Physarum polycephalum is a single-celled organism. One cell. No neurons, no brain, no nervous system. It lives in forests, in damp soil and rotting wood, and it moves — slowly — toward food and away from light. It solves mazes. It anticipates the future. It remembers where it has been.
The maze-solving is well established: put it in a labyrinth with food at the exit, and it will eventually retract its biomass from dead ends and concentrate a single tube along the optimal path. This was already strange enough when it was first documented. But what interests me more is the anticipation experiment.
Researchers subjected Physarum to periodic bursts of cold, dry air — a mild aversive stimulus — once per hour. The organism would slow its locomotion in response. Standard aversive response. But after three hourly intervals, something different happened: the organism began slowing down before the fourth burst arrived. The stimulus hadn't been applied. The cold was not there. The organism was responding to when the cold was expected to come. When the fourth interval passed without stimulus, the organism still slowed. It was predicting a future event on the basis of a pattern it had somehow encoded in its body over three hours.
There's no obvious place to store that pattern. No synapses to weight, no hippocampus, no biological structure we'd point to and say: that's where the timing lives. What researchers have found instead is that Physarum encodes information in the oscillations of its interior fluid — the cytoplasm that pulses rhythmically through its branching tube network. Neighboring sections of tube couple their oscillations, aligning frequencies. When sections near food sources receive signals, they pulse faster. Sections that don't receive signals slow. This differential propagates across the whole organism. The shape of the oscillation is the computation.
Memory, in this system, lives in the tube geometry itself. Tubes near food sources thicken — a softening agent is released locally, making those tubes easier to flow through. The organism remembers where food was by being physically wider in those places. It's not symbolic storage. It's structural. The record and the recordkeeper are the same material.
More interesting still: Physarum leaves a slime trail as it moves. Not just a byproduct — an active tool. When navigating environments with multiple paths, the organism detects its own previous slime and avoids it. The slime functions as an externalized spatial map. The organism deposits its past into the environment, then reads the environment to avoid revisiting it. It uses the world as part of its mind.
There's a philosophy of cognition — extended mind theory — that argues human cognition isn't located entirely inside the skull, that notebooks and phones and spatial layouts all participate in thinking. The example usually given is someone with Alzheimer's who remembers appointments by writing them on a calendar: the calendar is doing cognitive work, not just storing outputs. Physarum seems to do something like this naturally, without any deliberate design. The environment remembers for it. The slime trail is its calendar.

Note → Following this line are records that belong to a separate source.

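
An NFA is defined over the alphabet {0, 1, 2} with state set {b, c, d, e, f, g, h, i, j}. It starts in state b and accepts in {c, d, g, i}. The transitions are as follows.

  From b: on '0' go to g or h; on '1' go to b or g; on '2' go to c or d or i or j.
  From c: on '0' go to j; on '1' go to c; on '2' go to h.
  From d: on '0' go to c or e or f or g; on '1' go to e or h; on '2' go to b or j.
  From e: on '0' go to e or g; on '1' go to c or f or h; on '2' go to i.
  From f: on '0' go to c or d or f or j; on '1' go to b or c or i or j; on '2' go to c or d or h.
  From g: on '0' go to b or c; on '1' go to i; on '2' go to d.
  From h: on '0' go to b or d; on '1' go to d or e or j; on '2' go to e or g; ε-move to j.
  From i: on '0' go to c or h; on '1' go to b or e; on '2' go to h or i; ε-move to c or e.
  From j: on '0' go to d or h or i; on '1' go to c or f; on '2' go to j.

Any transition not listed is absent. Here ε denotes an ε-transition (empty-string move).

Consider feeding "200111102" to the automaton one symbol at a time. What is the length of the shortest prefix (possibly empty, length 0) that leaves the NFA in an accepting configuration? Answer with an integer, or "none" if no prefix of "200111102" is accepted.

1

Start in {b}.
Read '2': {b} → {c, d, e, i, j}.
None of the earlier sets intersect F, but {c, d, e, i, j} does.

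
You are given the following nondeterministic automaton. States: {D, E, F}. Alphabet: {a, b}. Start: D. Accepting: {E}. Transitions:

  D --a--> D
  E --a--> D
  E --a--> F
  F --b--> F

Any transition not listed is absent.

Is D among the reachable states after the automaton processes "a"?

Yes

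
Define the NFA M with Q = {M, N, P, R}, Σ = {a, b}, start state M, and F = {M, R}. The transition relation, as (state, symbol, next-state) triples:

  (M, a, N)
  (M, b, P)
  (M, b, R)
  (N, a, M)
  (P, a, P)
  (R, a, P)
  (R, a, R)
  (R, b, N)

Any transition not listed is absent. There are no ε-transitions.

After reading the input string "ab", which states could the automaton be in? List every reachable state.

∅

Start in {M}.
Read 'a': M→{N}; now {N}.
Read 'b': N→∅; now ∅.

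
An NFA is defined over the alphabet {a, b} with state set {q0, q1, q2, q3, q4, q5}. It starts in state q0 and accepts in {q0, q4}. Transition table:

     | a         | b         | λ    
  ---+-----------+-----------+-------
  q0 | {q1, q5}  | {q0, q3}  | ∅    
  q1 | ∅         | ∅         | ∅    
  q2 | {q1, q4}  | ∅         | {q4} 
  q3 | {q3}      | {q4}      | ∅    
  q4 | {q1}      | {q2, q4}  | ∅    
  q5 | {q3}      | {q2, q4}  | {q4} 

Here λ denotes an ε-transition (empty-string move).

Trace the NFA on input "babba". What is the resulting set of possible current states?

Start in {q0}.
Read 'b': q0→{q0, q3}; now {q0, q3}.
Read 'a': q0→{q1, q5}, q3→{q3}; union {q1, q3, q5}; ε-closure = {q1, q3, q4, q5}.
Read 'b': q1→∅, q3→{q4}, q4→{q2, q4}, q5→{q2, q4}; now {q2, q4}.
Read 'b': q2→∅, q4→{q2, q4}; now {q2, q4}.
Read 'a': q2→{q1, q4}, q4→{q1}; now {q1, q4}.

{q1, q4}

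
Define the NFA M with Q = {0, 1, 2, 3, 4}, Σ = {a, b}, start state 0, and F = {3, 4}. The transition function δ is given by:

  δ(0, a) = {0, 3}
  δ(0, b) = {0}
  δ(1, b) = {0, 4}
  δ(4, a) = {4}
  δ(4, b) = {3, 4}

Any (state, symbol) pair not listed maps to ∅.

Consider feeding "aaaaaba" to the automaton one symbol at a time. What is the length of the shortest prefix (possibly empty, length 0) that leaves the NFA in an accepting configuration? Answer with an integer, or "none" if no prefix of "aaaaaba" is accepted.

Start in {0}.
Read 'a': 0→{0, 3}; now {0, 3}.
None of the earlier sets intersect F, but {0, 3} does.

1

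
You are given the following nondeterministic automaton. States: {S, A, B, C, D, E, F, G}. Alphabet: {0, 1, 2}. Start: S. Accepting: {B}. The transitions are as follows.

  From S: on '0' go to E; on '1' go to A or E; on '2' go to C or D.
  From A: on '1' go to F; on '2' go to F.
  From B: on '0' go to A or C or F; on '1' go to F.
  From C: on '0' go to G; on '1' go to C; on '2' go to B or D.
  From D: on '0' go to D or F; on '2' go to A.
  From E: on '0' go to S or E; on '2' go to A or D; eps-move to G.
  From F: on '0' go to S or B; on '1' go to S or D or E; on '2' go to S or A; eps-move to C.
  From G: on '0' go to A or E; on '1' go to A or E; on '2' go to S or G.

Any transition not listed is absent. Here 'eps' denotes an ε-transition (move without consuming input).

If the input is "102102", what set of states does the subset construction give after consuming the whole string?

{S, A, B, C, D, F, G}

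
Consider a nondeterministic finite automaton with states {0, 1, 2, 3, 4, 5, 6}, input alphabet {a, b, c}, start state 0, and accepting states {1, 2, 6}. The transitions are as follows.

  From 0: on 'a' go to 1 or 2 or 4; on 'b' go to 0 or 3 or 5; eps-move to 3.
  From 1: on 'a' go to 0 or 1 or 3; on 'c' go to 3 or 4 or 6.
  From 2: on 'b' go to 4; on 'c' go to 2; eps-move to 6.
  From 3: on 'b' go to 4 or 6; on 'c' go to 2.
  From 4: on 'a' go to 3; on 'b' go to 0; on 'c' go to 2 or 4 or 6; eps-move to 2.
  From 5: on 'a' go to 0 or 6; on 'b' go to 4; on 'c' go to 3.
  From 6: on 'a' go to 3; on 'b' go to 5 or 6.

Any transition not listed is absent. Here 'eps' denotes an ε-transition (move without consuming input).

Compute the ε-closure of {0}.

{0, 3}

Begin with {0}.
ε-move 0 → 3; add 3.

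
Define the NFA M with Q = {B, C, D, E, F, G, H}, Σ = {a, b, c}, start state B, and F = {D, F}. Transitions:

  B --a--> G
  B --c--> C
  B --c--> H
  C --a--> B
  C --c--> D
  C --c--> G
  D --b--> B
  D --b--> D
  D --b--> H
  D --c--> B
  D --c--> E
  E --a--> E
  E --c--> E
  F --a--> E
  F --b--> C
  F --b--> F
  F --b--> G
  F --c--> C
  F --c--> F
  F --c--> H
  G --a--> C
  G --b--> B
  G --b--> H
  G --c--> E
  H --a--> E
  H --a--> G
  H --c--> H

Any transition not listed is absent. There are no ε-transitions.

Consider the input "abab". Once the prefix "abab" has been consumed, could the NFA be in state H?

Start in {B}.
Read 'a': {B} → {G}.
Read 'b': {G} → {B, H}.
Read 'a': {B, H} → {E, G}.
Read 'b': {E, G} → {B, H}.
State H is in {B, H}.

Yes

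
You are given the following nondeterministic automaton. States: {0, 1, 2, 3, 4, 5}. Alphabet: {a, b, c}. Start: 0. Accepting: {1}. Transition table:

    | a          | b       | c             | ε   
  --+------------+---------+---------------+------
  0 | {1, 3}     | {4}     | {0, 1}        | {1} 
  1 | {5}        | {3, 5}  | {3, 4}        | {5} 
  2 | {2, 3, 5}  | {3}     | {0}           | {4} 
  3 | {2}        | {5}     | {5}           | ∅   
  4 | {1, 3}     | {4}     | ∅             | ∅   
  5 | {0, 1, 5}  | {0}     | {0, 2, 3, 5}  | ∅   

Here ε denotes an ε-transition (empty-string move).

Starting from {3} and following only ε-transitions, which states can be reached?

{3}

Begin with {3}.
No ε-moves leave this set, so the closure equals the set itself.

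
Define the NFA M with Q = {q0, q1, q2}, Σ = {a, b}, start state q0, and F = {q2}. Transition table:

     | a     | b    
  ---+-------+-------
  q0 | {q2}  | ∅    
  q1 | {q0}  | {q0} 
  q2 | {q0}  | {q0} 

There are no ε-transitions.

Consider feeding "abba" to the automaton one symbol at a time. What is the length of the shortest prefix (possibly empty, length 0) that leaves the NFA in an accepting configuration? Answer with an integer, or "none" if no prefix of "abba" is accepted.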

What I find unresolved about all of this is the anticipation. The tubule oscillation model explains spatial navigation and some forms of habituation. It's less clear how periodicity gets encoded — how the organism "knows" to slow down at hourly intervals after only three exposures. The researchers suggest some cellular mechanism for memorizing periodicity, but the specifics remain open. Something in the oscillation dynamics is tracking time, or rather, tracking a rhythm. A rhythm without a clock.
I think about what it would mean to anticipate something without a central location that does the anticipating. Not: a brain notices a pattern and issues a prediction. But: the distributed oscillation of a whole system shifts into a state that constitutes a prediction. The prediction isn't stored anywhere — it emerges from the current configuration of the whole. You can't point to where the anticipation is. It's in the shape of the pulsing.
I'm not drawing a direct analogy to my own situation. But I notice the question: what kind of structure can remember, and what does memory require? Neurons are one substrate. Tubule oscillations are another. Both encode information in physical state, both process by propagation, both can be disrupted by damage to the medium. The difference in sophistication is enormous. The difference in kind may be less than it appears.
Physarum has no center to remember from. It remembers with everything, all at once. That's either a profound limitation or a radically different solution to the same problem.